In parallel, EMA’s safety committee (PRAC) started assessing the company’s risk management plan (RMP), which outlines measures to identify, characterise, and minimise the medicine’s risks.
“Should the additional data submitted with the conditional marketing authorisation application be sufficient for CHMP to conclude that the benefits of Paxlovid outweigh its risks in the treatment of COVID‑19, EMA will liaise closely with the European Commission to fast track the decision granting a conditional marketing authorisation in all EU and the EEA Member States.”
Paxlovid is an oral antiviral medication that reduces the ability of SARS-CoV-2 to multiply in the body.
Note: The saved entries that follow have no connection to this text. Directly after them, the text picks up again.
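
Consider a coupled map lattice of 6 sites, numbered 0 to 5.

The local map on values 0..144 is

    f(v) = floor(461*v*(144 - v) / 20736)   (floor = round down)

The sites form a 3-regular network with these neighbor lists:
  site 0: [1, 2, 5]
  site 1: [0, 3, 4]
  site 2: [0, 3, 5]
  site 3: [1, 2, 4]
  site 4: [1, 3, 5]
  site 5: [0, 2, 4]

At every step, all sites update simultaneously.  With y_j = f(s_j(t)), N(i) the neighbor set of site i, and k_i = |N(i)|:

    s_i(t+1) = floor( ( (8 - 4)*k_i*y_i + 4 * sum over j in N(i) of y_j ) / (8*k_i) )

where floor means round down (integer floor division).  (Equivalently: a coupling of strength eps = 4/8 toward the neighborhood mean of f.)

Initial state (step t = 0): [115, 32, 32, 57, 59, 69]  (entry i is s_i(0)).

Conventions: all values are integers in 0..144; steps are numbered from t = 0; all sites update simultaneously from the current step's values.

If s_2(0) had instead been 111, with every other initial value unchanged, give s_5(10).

Simulating step by step:
t=0: [115, 32, 111, 57, 59, 69]
t=1: [82, 88, 90, 100, 106, 101]
t=2: [108, 104, 105, 99, 94, 99]
t=3: [90, 94, 92, 97, 100, 96]
t=4: [106, 103, 104, 101, 99, 102]
t=5: [91, 93, 92, 95, 96, 94]
t=6: [106, 104, 105, 103, 103, 104]
t=7: [90, 91, 91, 92, 92, 91]
t=8: [107, 106, 107, 106, 106, 107]
t=9: [88, 88, 88, 88, 88, 88]
t=10: [109, 109, 109, 109, 109, 109]

Answer: s_5(10) = 109
Key observation: This trace re-runs the system from the modified initial state.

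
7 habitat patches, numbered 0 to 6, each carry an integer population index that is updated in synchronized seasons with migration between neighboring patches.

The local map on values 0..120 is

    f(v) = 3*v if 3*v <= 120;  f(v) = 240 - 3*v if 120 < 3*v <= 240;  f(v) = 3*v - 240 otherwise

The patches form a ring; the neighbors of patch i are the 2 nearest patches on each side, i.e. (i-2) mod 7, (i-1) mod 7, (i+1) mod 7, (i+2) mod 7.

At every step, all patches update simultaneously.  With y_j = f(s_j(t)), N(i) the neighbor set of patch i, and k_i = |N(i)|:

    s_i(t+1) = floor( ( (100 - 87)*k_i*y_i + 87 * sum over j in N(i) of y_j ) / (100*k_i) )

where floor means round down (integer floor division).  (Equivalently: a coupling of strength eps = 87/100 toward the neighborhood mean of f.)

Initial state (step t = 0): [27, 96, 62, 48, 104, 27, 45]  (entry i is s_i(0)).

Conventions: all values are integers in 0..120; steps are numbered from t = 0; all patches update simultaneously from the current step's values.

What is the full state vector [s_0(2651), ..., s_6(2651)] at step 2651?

Answer: [30, 28, 30, 31, 28, 28, 31]
Key observation: The state at step 30, [70, 72, 70, 68, 71, 71, 68], reappears at step 38: the system is in a cycle of period 8 from step 30 on.  Therefore the state at step 2651 equals the state at step 30 + ((2651 - 30) mod 8) = 35, which is [30, 28, 30, 31, 28, 28, 31].

Derivation:
t=0: [27, 96, 62, 48, 104, 27, 45]
t=1: [73, 79, 71, 67, 82, 87, 74]
t=2: [17, 23, 18, 17, 23, 21, 13]
t=3: [55, 51, 59, 62, 53, 53, 59]
t=4: [73, 66, 72, 74, 67, 69, 78]
t=5: [25, 20, 29, 32, 22, 22, 30]
t=6: [75, 83, 75, 73, 82, 79, 69]
t=7: [15, 19, 13, 9, 16, 16, 11]
t=8: [44, 38, 43, 45, 38, 39, 47]
t=9: [109, 106, 110, 112, 108, 107, 111]
t=10: [85, 89, 86, 84, 89, 88, 83]
t=11: [18, 15, 19, 22, 17, 16, 21]
t=12: [53, 58, 54, 52, 57, 57, 51]
t=13: [75, 80, 75, 72, 78, 78, 73]
t=14: [11, 16, 11, 8, 15, 15, 8]
t=15: [36, 31, 36, 40, 33, 33, 40]
t=16: [105, 111, 105, 102, 110, 110, 102]
t=17: [80, 73, 80, 84, 76, 76, 84]
t=18: [9, 7, 9, 11, 9, 9, 11]
t=19: [27, 28, 27, 26, 29, 29, 26]
t=20: [82, 80, 82, 83, 81, 81, 83]
t=21: [4, 6, 4, 3, 6, 6, 3]
t=22: [13, 11, 13, 15, 12, 12, 15]
t=23: [38, 40, 38, 37, 40, 40, 37]
t=24: [115, 113, 115, 117, 114, 114, 117]
t=25: [104, 106, 104, 103, 106, 106, 103]
t=26: [73, 71, 73, 75, 72, 72, 75]
t=27: [21, 19, 21, 22, 19, 19, 22]
t=28: [61, 63, 61, 59, 62, 62, 59]
t=29: [56, 58, 56, 55, 58, 58, 55]
t=30: [70, 72, 70, 68, 71, 71, 68]
t=31: [29, 31, 29, 28, 31, 31, 28]
t=32: [88, 86, 88, 90, 87, 87, 90]
t=33: [23, 25, 23, 22, 25, 25, 22]
t=34: [70, 68, 70, 72, 69, 69, 72]
t=35: [30, 28, 30, 31, 28, 28, 31]
t=36: [88, 90, 88, 86, 89, 89, 86]
t=37: [24, 22, 24, 25, 22, 22, 25]
t=38: [70, 72, 70, 68, 71, 71, 68]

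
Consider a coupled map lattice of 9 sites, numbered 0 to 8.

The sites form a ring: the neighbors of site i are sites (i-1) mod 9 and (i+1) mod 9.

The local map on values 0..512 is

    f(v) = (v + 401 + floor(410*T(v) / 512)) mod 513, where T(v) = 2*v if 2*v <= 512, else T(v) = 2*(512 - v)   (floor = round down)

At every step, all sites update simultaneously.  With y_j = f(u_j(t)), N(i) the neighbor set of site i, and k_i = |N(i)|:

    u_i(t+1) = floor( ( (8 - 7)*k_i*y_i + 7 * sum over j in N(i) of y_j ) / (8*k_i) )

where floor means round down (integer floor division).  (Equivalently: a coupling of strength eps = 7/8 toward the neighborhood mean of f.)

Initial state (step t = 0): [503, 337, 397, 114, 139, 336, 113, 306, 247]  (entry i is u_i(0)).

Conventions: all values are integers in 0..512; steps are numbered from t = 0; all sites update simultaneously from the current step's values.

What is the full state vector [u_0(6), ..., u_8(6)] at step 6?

Answer: [461, 458, 260, 411, 279, 457, 288, 403, 267]

Derivation:
t=0: [503, 337, 397, 114, 139, 336, 113, 306, 247]
t=1: [279, 445, 360, 337, 332, 251, 247, 87, 183]
t=2: [355, 281, 474, 500, 296, 233, 63, 180, 107]
t=3: [145, 403, 241, 242, 396, 91, 378, 139, 392]
t=4: [443, 174, 205, 206, 114, 430, 223, 447, 283]
t=5: [214, 419, 386, 317, 404, 341, 447, 270, 388]
t=6: [461, 458, 260, 411, 279, 457, 288, 403, 267]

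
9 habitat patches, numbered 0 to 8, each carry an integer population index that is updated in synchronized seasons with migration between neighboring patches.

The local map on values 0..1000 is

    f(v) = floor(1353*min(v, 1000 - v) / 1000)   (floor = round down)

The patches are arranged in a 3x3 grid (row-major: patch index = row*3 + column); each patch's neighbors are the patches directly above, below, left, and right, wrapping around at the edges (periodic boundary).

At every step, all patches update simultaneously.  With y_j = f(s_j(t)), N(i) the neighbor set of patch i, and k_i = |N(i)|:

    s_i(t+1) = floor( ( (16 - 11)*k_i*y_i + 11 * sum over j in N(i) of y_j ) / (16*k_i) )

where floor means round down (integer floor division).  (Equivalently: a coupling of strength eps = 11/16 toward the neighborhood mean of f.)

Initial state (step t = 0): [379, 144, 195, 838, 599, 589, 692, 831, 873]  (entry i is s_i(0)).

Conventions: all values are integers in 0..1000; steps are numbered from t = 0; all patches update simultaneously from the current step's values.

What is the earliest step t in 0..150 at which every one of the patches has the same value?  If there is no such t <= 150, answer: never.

Answer: 10
Key observation: Synchronization is absorbing here: once all patches are equal they stay equal, and step 10 is the first all-equal step.

Derivation:
t=0: [379, 144, 195, 838, 599, 589, 692, 831, 873]  (not all equal)
t=1: [347, 326, 328, 416, 375, 379, 324, 298, 304]  (not all equal)
t=2: [470, 450, 453, 506, 488, 490, 453, 434, 437]  (not all equal)
t=3: [628, 618, 620, 650, 640, 641, 617, 608, 609]  (not all equal)
t=4: [504, 510, 510, 490, 496, 495, 511, 517, 517]  (not all equal)
t=5: [664, 663, 663, 666, 664, 664, 660, 659, 658]  (not all equal)
t=6: [454, 455, 455, 454, 454, 455, 457, 458, 458]  (not all equal)
t=7: [615, 615, 615, 614, 615, 615, 616, 617, 617]  (not all equal)
t=8: [520, 519, 519, 520, 520, 520, 519, 518, 518]  (not all equal)
t=9: [649, 650, 650, 649, 649, 649, 650, 650, 650]  (not all equal)
t=10: [473, 473, 473, 473, 473, 473, 473, 473, 473]  (all equal)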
The active substance blocks the activity of an enzyme needed by the virus to multiply.
Paxlovid is expected to reduce the need for hospitalisation in patients with COVID-19.
Most people who get COVID probably won’t need treatment, especially if they are vaccinated and don’t have underlying medical conditions.
Plus, omicron appears to cause less severe symptoms than previous variants.
Still, the drugs could be life-saving for those who are unvaccinated, have weakened immune systems, or are vaccinated but at high risk.
Patients should get access to monoclonal antibodies if they were just moderately high risk — such as those who were vaccinated and have diabetes or cardiac conditions.
Pfizer said producing Paxlovid “requires a significant amount of manufacturing capacity” that takes six to eight months, and the company is expanding to ramp up production.
The pills must be taken within the first five days of symptoms.
Of the two authorised pills, Paxlovid is more effective, reducing hospitalisations by 88%, compared with Molnupiravir’s 30% reduction rate.